The Australian’s legal battles began in 2010, and he spent seven years holed up in Ecuador’s embassy before he was dragged out and jailed in 2019 for breaching bail conditions. He has been held in a maximum security jail in London since then, even getting married there, while Britain finally approved his extradition to the US in 2022.

Mr Assange’s lawyers say he could be given a sentence as long as 175 years, but likely to be at least 30 to 40 years. US prosecutors have said it would be no more than 63 months.

If Mr Assange wins this case, a full appeal hearing will be held. If he loses, his only remaining option would be at the European Court of Human Rights.

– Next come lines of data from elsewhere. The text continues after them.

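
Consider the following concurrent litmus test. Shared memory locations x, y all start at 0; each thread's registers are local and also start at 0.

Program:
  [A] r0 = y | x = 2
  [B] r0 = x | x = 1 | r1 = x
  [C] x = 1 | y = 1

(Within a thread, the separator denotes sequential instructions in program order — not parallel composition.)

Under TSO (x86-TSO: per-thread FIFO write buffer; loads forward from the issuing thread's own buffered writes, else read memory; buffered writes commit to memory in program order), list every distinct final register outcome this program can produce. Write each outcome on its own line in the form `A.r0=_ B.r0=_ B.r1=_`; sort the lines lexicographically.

outcome vector order: (A.r0,B.r0,B.r1)
|TSO outcomes| = 10

A.r0=0 B.r0=0 B.r1=1
A.r0=0 B.r0=0 B.r1=2
A.r0=0 B.r0=1 B.r1=1
A.r0=0 B.r0=1 B.r1=2
A.r0=0 B.r0=2 B.r1=1
A.r0=1 B.r0=0 B.r1=1
A.r0=1 B.r0=0 B.r1=2
A.r0=1 B.r0=1 B.r1=1
A.r0=1 B.r0=1 B.r1=2
A.r0=1 B.r0=2 B.r1=1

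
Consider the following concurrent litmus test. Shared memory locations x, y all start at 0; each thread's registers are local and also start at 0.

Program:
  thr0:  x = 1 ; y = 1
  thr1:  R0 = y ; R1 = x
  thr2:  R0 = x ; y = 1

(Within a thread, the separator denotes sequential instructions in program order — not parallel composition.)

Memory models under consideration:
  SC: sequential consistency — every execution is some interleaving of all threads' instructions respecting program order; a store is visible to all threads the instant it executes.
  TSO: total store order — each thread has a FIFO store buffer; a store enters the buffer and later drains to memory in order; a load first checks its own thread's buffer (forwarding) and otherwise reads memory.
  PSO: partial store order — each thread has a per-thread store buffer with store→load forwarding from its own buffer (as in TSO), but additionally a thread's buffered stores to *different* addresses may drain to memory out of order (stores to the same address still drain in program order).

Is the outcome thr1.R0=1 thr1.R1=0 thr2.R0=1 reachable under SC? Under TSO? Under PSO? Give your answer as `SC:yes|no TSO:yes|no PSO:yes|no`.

SC:no TSO:no PSO:yes

outcome vector order: (thr1.R0,thr1.R1,thr2.R0)
SC (7): <0 0 0>, <0 0 1>, <0 1 0>, <0 1 1>, <1 0 0>, <1 1 0>, <1 1 1>
TSO (7): <0 0 0>, <0 0 1>, <0 1 0>, <0 1 1>, <1 0 0>, <1 1 0>, <1 1 1>
PSO (8): <0 0 0>, <0 0 1>, <0 1 0>, <0 1 1>, <1 0 0>, <1 0 1>, <1 1 0>, <1 1 1>
target <1 0 1> ∈ {PSO}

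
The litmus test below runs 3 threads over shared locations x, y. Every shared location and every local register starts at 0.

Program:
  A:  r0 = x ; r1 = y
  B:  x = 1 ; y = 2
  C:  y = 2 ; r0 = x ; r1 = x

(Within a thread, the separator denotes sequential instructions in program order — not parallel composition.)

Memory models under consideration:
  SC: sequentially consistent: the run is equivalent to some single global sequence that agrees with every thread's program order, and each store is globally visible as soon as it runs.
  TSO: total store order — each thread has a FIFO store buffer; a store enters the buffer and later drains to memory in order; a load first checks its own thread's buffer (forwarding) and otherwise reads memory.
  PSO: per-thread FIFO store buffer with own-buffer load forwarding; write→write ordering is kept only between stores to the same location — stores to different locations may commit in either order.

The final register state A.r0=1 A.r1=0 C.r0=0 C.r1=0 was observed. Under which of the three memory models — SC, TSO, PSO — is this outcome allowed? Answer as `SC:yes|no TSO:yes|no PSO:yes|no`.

outcome vector order: (A.r0,A.r1,C.r0,C.r1)
[SC] allowed = {0000 0001 0011 0200 0201 0211 1011 1200 1201 1211}
[TSO] allowed = {0000 0001 0011 0200 0201 0211 1000 1001 1011 1200 1201 1211}
[PSO] allowed = {0000 0001 0011 0200 0201 0211 1000 1001 1011 1200 1201 1211}
target 1000 ∈ {TSO,PSO}

SC:no TSO:yes PSO:yes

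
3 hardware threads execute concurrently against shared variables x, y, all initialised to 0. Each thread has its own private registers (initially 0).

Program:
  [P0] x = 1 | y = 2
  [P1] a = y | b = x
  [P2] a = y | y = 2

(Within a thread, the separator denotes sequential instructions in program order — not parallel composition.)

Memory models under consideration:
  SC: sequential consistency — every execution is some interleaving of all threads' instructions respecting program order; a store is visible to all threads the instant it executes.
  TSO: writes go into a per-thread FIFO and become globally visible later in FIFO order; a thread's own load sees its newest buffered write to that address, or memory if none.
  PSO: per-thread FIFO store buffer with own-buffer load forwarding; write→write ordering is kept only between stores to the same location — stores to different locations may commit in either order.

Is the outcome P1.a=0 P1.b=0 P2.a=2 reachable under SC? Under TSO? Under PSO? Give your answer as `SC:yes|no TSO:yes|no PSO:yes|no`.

outcome vector order: (P1.a,P1.b,P2.a)
SC: 7 outcomes — {000, 002, 010, 012, 200, 210, 212}
TSO: 7 outcomes — {000, 002, 010, 012, 200, 210, 212}
PSO: 8 outcomes — {000, 002, 010, 012, 200, 202, 210, 212}
target 002 ∈ {SC,TSO,PSO}

SC:yes TSO:yes PSO:yes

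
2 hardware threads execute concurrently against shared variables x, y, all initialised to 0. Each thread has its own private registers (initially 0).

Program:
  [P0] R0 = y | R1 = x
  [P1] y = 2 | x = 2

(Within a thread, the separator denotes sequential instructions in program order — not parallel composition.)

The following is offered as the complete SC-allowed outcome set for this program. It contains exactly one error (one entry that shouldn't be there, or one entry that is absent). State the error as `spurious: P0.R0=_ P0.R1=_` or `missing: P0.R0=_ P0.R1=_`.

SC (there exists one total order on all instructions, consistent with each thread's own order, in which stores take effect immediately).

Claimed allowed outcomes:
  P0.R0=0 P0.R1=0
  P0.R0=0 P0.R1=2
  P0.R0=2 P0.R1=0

outcome vector order: (P0.R0,P0.R1)
SC: 4 outcomes — {<0 0>, <0 2>, <2 0>, <2 2>}
SC∖claimed = {<2 2>}

missing: P0.R0=2 P0.R1=2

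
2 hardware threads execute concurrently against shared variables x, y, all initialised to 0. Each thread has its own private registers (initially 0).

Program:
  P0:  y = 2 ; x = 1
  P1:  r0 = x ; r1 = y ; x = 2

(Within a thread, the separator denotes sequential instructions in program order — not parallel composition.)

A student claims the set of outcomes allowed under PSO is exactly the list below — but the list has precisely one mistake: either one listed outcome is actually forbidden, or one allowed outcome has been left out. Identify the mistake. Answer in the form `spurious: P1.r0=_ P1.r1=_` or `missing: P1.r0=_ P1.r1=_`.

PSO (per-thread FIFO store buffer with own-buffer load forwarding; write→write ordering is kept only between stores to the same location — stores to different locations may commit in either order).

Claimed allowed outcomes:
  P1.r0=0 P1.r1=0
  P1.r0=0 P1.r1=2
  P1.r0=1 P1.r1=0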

His wife has said his lawyers would apply to that court for an injunction if necessary.

WikiLeaks first came to prominence in 2010 when it published a US military video showing a 2007 attack by Apache helicopters in Baghdad that killed a dozen people, including two Reuters news staff.

It then released thousands of secret classified files and diplomatic cables that laid bare often highly critical US appraisals of world leaders from Russian president Vladimir Putin to members of the Saudi royal family.

Mr Assange’s supporters include Amnesty International, media groups and politicians including Australian prime minister Anthony Albanese, who last week voted in favour of a motion calling for his return to Australia. – Reuters.